Not that I miss the unrequited love poems. Not the feeling behind them anyhow. I think, when I was younger, I somehow thought the poetry I wrote was the beginning of a story. I believed stories would end how I imagined. And then, one by one, domino by domino, I was proved wrong. So I do not miss the love poems. I don’t write them anymore.

Or–not the same kind. Because I write about the stars and my family and my friends and this entire blog, this project that’s three years old now, is an attempt to write about the light. Life is about creating yourself, and I wanted to create a life that was more beautiful than the sad poetry that I would never share.

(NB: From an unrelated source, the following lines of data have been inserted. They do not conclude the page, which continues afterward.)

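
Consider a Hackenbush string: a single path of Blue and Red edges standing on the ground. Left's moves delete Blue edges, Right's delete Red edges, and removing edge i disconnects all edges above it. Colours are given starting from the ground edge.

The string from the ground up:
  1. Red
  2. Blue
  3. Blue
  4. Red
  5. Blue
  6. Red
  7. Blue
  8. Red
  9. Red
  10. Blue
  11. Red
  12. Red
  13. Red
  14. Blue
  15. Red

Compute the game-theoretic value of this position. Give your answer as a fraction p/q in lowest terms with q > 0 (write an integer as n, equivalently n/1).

edge 1 of 15 (Red): {  | 0 } => -1
edge 2 of 15 (Blue): { -1 | 0 } => -1/2
edge 3 of 15 (Blue): { -1,-1/2 | 0 } => -1/4
edge 4 of 15 (Red): { -1,-1/2 | -1/4,0 } => -3/8
edge 5 of 15 (Blue): { -1,-1/2,-3/8 | -1/4,0 } => -5/16
edge 6 of 15 (Red): { -1,-1/2,-3/8 | -5/16,-1/4,0 } => -11/32
edge 7 of 15 (Blue): { -1,-1/2,-3/8,-11/32 | -5/16,-1/4,0 } => -21/64
edge 8 of 15 (Red): { -1,-1/2,-3/8,-11/32 | -21/64,-5/16,-1/4,0 } => -43/128
edge 9 of 15 (Red): { -1,-1/2,-3/8,-11/32 | -43/128,-21/64,-5/16,-1/4,0 } => -87/256
edge 10 of 15 (Blue): { -1,-1/2,-3/8,-11/32,-87/256 | -43/128,-21/64,-5/16,-1/4,0 } => -173/512
edge 11 of 15 (Red): { -1,-1/2,-3/8,-11/32,-87/256 | -173/512,-43/128,-21/64,-5/16,-1/4,0 } => -347/1024
edge 12 of 15 (Red): { -1,-1/2,-3/8,-11/32,-87/256 | -347/1024,-173/512,-43/128,-21/64,-5/16,-1/4,0 } => -695/2048
edge 13 of 15 (Red): { -1,-1/2,-3/8,-11/32,-87/256 | -695/2048,-347/1024,-173/512,-43/128,-21/64,-5/16,-1/4,0 } => -1391/4096
edge 14 of 15 (Blue): { -1,-1/2,-3/8,-11/32,-87/256,-1391/4096 | -695/2048,-347/1024,-173/512,-43/128,-21/64,-5/16,-1/4,0 } => -2781/8192
edge 15 of 15 (Red): { -1,-1/2,-3/8,-11/32,-87/256,-1391/4096 | -2781/8192,-695/2048,-347/1024,-173/512,-43/128,-21/64,-5/16,-1/4,0 } => -5563/16384

-5563/16384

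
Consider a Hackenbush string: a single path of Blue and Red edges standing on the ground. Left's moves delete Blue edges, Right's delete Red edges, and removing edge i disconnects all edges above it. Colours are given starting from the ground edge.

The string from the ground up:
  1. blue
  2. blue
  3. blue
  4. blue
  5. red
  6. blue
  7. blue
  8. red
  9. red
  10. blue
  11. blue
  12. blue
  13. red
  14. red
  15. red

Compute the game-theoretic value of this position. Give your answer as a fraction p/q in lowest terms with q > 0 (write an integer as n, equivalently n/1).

G(b) = { 0 | (no moves) } ⇒ 1
G(bb) = { 0 1 | (no moves) } ⇒ 2
G(bbb) = { 0 1 2 | (no moves) } ⇒ 3
G(bbbb) = { 0 1 2 3 | (no moves) } ⇒ 4
G(bbbbr) = { 0 1 2 3 | 4 } ⇒ 7/2
G(bbbbrb) = { 0 1 2 3 7/2 | 4 } ⇒ 15/4
G(bbbbrbb) = { 0 1 2 3 7/2 15/4 | 4 } ⇒ 31/8
G(bbbbrbbr) = { 0 1 2 3 7/2 15/4 | 31/8 4 } ⇒ 61/16
G(bbbbrbbrr) = { 0 1 2 3 7/2 15/4 | 61/16 31/8 4 } ⇒ 121/32
G(bbbbrbbrrb) = { 0 1 2 3 7/2 15/4 121/32 | 61/16 31/8 4 } ⇒ 243/64
G(bbbbrbbrrbb) = { 0 1 2 3 7/2 15/4 121/32 243/64 | 61/16 31/8 4 } ⇒ 487/128
G(bbbbrbbrrbbb) = { 0 1 2 3 7/2 15/4 121/32 243/64 487/128 | 61/16 31/8 4 } ⇒ 975/256
G(bbbbrbbrrbbbr) = { 0 1 2 3 7/2 15/4 121/32 243/64 487/128 | 975/256 61/16 31/8 4 } ⇒ 1949/512
G(bbbbrbbrrbbbrr) = { 0 1 2 3 7/2 15/4 121/32 243/64 487/128 | 1949/512 975/256 61/16 31/8 4 } ⇒ 3897/1024
G(bbbbrbbrrbbbrrr) = { 0 1 2 3 7/2 15/4 121/32 243/64 487/128 | 3897/1024 1949/512 975/256 61/16 31/8 4 } ⇒ 7793/2048

7793/2048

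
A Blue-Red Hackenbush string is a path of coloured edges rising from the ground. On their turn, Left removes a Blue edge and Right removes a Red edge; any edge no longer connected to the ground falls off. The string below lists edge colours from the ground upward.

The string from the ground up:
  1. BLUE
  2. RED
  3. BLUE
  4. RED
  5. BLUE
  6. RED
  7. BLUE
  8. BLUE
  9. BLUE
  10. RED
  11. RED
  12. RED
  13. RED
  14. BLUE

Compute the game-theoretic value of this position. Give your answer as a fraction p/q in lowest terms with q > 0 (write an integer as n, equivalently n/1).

val(B) = { 0 |  } ⇒ 1
val(BR) = { 0 | 1 } ⇒ 1/2
val(BRB) = { 0, 1/2 | 1 } ⇒ 3/4
val(BRBR) = { 0, 1/2 | 3/4, 1 } ⇒ 5/8
val(BRBRB) = { 0, 1/2, 5/8 | 3/4, 1 } ⇒ 11/16
val(BRBRBR) = { 0, 1/2, 5/8 | 11/16, 3/4, 1 } ⇒ 21/32
val(BRBRBRB) = { 0, 1/2, 5/8, 21/32 | 11/16, 3/4, 1 } ⇒ 43/64
val(BRBRBRBB) = { 0, 1/2, 5/8, 21/32, 43/64 | 11/16, 3/4, 1 } ⇒ 87/128
val(BRBRBRBBB) = { 0, 1/2, 5/8, 21/32, 43/64, 87/128 | 11/16, 3/4, 1 } ⇒ 175/256
val(BRBRBRBBBR) = { 0, 1/2, 5/8, 21/32, 43/64, 87/128 | 175/256, 11/16, 3/4, 1 } ⇒ 349/512
val(BRBRBRBBBRR) = { 0, 1/2, 5/8, 21/32, 43/64, 87/128 | 349/512, 175/256, 11/16, 3/4, 1 } ⇒ 697/1024
val(BRBRBRBBBRRR) = { 0, 1/2, 5/8, 21/32, 43/64, 87/128 | 697/1024, 349/512, 175/256, 11/16, 3/4, 1 } ⇒ 1393/2048
val(BRBRBRBBBRRRR) = { 0, 1/2, 5/8, 21/32, 43/64, 87/128 | 1393/2048, 697/1024, 349/512, 175/256, 11/16, 3/4, 1 } ⇒ 2785/4096
val(BRBRBRBBBRRRRB) = { 0, 1/2, 5/8, 21/32, 43/64, 87/128, 2785/4096 | 1393/2048, 697/1024, 349/512, 175/256, 11/16, 3/4, 1 } ⇒ 5571/8192

5571/8192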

I knew that even then. And I guess I will share a snippet of some old poetry because I wrote a poem dramatically titled “Burn Your Dreams” in April 2016, barely five weeks after I left my marriage. In some ways, it was a blueprint for my healing. Here’s an exert from one early stanza:

But Cinderella grows up
And in the palace
With new appliances
And two bathrooms
And Cinderella, she knows
Dreams do come true
Even if now, you don’t want them to

The poem goes on to say “Burn your dreams Cinderella” as a metaphor for starting over and the closing section includes these lines:

But just wait, just watch
As she builds up a castle
And climbs to the top

And looks out at the dragons
And looks out at the dreams
And Cinderella you would never believe
What it feels like to build
Instead of burn

Maybe that’s what I’m trying to say tonight. That, on the surface, the building, the living, isn’t as poetic as the burning and the surviving felt. But, Cinderella, you would never believe what it feels like to build instead of burn.

It feels like love. A more true and beautiful version of love than I could ever represent in a poem about romance or heartbreak. I needed all those love poems, but may I never be so brutal to my heart again.